Menurut Cak Nanto, pembangunan Ibu Kota Negara (IKN) ini harus juga melibatkan masyarakat luas, dengan kata lain pemerintah memberikan ruang terbuka. Misalnya rencana akan seperti apa, pembangunan seperti apa, siapa pengelolanya, dari mana pekerjanya, dan bagaimana pembagian tempatnya.
“Saya kira ini menjadi satu hal yang harus dipikirkan betul-betul agar ini linier dengan budaya dan pembangunan itu sendiri. Sehingga proses pemerataan itu akan terwujud. Tapi kalau misalnya, ujung-ujungnya yang di sini pindah dan pribuminya tersingkirkan?” susulnya.

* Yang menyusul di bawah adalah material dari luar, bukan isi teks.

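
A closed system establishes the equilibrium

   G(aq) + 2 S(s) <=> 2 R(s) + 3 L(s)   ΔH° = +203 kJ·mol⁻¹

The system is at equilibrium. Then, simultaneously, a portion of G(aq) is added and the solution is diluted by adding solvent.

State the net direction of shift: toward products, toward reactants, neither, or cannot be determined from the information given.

Adding G (aq), a reactant, drives the reaction to the right.
Dilution lowers every aqueous concentration by the same factor. Δn_aq = 0 − 1 = -1, so the system shifts toward the side with more dissolved moles — to the left.
The individual effects push in opposite directions; without quantitative information the net direction cannot be determined.

cannot be determined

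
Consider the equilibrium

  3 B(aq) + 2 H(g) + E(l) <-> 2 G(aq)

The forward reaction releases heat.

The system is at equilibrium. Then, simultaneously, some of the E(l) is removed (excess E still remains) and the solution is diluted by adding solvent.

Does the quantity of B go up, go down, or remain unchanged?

increases

E is a pure liquid; its activity is 1 regardless of amount, so Q is unaffected — no shift from this change.
Dilution lowers every aqueous concentration by the same factor. Δn_aq = 2 − 3 = -1, so the system shifts toward the side with more dissolved moles — to the left.
The net shift is to the left. B is a reactant, so its amount increases.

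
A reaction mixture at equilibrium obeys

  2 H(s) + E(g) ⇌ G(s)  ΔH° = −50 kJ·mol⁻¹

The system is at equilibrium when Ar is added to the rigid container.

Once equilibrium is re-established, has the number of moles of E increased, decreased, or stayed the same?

unchanged

At constant volume, adding an inert gas leaves every reacting species' partial pressure unchanged, so Q is unchanged — no shift from this change.
No net shift occurs, so the amount of E is unchanged.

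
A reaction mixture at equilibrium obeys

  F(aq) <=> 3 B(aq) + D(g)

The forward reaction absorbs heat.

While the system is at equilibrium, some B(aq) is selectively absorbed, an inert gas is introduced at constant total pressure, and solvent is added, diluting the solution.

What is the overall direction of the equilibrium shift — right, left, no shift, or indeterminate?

right

Removing B (aq), a product, drives the reaction to the right.
Adding inert gas at constant total pressure expands the volume and lowers every reacting partial pressure. With Δn_gas = 1 − 0 = +1, Q moves away from K toward the side with fewer gas moles, so the system shifts toward the side with more gas moles — to the right.
Dilution lowers every aqueous concentration by the same factor. Δn_aq = 3 − 1 = +2, so the system shifts toward the side with more dissolved moles — to the right.
All effects act in the same direction — net shift to the right.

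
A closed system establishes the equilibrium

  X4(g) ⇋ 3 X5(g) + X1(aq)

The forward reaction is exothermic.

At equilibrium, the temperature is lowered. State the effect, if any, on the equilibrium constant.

increases

K depends on temperature via the van 't Hoff relation. The forward reaction is exothermic, so lowering T increases K.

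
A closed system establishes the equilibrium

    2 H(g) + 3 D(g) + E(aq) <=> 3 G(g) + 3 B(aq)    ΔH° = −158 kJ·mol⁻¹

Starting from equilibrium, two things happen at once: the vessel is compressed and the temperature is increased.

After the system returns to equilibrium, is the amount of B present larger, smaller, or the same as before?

cannot be determined

Gas moles: reactants 5, products 3 (Δn_gas = -2). Compression shifts the system toward the side with fewer moles of gas — to the right.
The forward reaction is exothermic. Raising T favours the endothermic direction — shift to the left.
The two effects oppose each other, so the net shift — and hence the change in B — cannot be determined from the given information.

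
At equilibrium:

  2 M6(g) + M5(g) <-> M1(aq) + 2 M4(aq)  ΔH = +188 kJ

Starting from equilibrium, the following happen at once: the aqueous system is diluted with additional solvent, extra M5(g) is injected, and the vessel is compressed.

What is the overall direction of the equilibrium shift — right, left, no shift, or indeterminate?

right

Dilution lowers every aqueous concentration by the same factor. Δn_aq = 3 − 0 = +3, so the system shifts toward the side with more dissolved moles — to the right.
Adding M5 (g), a reactant, drives the reaction to the right.
Gas moles: reactants 3, products 0 (Δn_gas = -3). Compression shifts the system toward the side with fewer moles of gas — to the right.
All effects act in the same direction — net shift to the right.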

Karena itu, ia berharap agar pemerintah dapat memikirkan betul- betul turunan mainnya. Harus disiapkan sumber daya lokalnya seperti apa, kekuasaan yang lain seperti apa, sehingga terbangun porsinya, sehingga tidak ada yang tertinggal.
"Saya khawatir misalnya mau pindah kemana saja tapi terkooptasi kebijakannya ya sama saja, pola pikirnya sama saja. Jadi yang perlu dibangun mindset setiap orang, politisi, menjadi negarawan bahwa tempat itu hanya menjadi tempat pengelolaan tapi bukan untuk menyingkirkan semua perbedaan-perbedaan yang ada, dan mengayomi semua,” tuturnya.
“Kita kan bangsa yang kaya budaya, bahasa, adat, persektif, dan mengelola dalam pelbagai persektif itu saya kira tidak segampang itu,” tambahnya.
Terakhir, cak Nanto berharap agar kepentingan pemindahan IKN ini bukan kepentingan Presiden Joko Widodo semata, tapi murni kepentingan bangsa.